Reaction to fire vs. fire resistance
When it comes to the ability of any insulation material to withstand fire, two key factors are the material’s reaction to fire performance and its fire resistance. For safety reasons, it is crucial to understand the difference between them.
Reaction to fire
Reaction to fire indicates if the material supplies fuel to the fire before the flashover. This classification system is composed of seven groups ranking from A1 to F, where A1 is made up of non-combustible products and F of easily flammable products (Euroclass: A1 / A2 / B / C / D / E / F).
On top of the classes, there are two additional classification criteria – S and D:
- • S refers to smoke production. Products classified S1, contrary to those classified S3, produce small amounts of smoke. The smoke is released in a slow manner.
- • D index refers to the generation of flaming droplets (D2 being the least favourable).

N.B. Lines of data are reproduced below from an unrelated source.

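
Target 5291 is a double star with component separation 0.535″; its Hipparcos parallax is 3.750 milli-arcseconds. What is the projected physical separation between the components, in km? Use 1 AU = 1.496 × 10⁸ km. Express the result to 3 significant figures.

d = 1/p = 1/0.003750″ = 266.67 pc.
At distance d (pc), an angle of θ arcsec spans θ·d AU: s = 0.535 × 266.67 = 142.67 AU.
= 142.67 × 1.496 × 10⁸ km = 2.1343 × 10^10 km.

2.13 × 10^10 km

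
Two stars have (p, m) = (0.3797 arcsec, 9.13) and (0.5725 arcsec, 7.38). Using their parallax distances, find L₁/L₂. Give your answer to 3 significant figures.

L₁/L₂ = 0.454

d₁ = 1/p₁ = 1/0.3797″ = 2.6337 pc; d₂ = 1/p₂ = 1/0.5725″ = 1.7467 pc.
M₁ = m₁ − 5 log₁₀ d₁ + 5 = 9.13 − 2.1028 + 5 = 12.0272.
M₂ = 7.38 − 1.2111 + 5 = 11.1689.
L₁/L₂ = 10^(0.4(M₂ − M₁)) = 10^(0.4 × (-0.8583)) = 10^(-0.34332) = 0.45361.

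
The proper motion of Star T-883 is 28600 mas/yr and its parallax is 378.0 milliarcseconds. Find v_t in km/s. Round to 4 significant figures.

358.6 km/s

d = 1/p = 1/0.3780″ = 2.6455 pc.
μ = 28600 mas/yr = 28.6 ″/yr.
v_t = 4.74 × μ × d = 4.74 × 28.6 × 2.6455 = 358.63 km/s.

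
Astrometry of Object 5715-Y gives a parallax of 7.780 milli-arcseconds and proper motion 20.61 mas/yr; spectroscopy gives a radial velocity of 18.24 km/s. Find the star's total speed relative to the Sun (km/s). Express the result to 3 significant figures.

22.1 km/s

d = 1/p = 1/0.007780″ = 128.53 pc.
μ = 20.61 mas/yr = 0.02061 ″/yr.
v_t = 4.740 μ d = 4.740 × 0.02061 × 128.53 = 12.556 km/s.
v = √(v_r² + v_t²) = √(18.24² + 12.556²) = √490.351 = 22.144 km/s.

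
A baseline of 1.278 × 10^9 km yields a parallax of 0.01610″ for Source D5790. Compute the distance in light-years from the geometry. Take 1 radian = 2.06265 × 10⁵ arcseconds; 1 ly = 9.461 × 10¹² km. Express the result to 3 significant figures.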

Fire resistance is the capacity of a construction element (system) to maintain its LOAD-BEARING FUNCTION, INTEGRITY and THERMAL INSULATION properties during a specific period.
Three performance characteristics need to be assessed in order to classify the fire resistance of a building element: load-bearing capacity, integrity and insulation. Certain other optional characteristics can also be assessed, e.g. radiation, mechanical aspects, self-closing ability and smoke leakage.
The standard fire resistance rating values are 15, 30, 45, 60, 90, 120, 180 and 240 minutes. This rating typically means the period during which a passive fire protection system / construction element can withstand a standard fire resistance test. This can be quantified simply as a measure of time or instead, it may entail a host of other criteria, e.g. other evidence of functionality or fitness for purpose.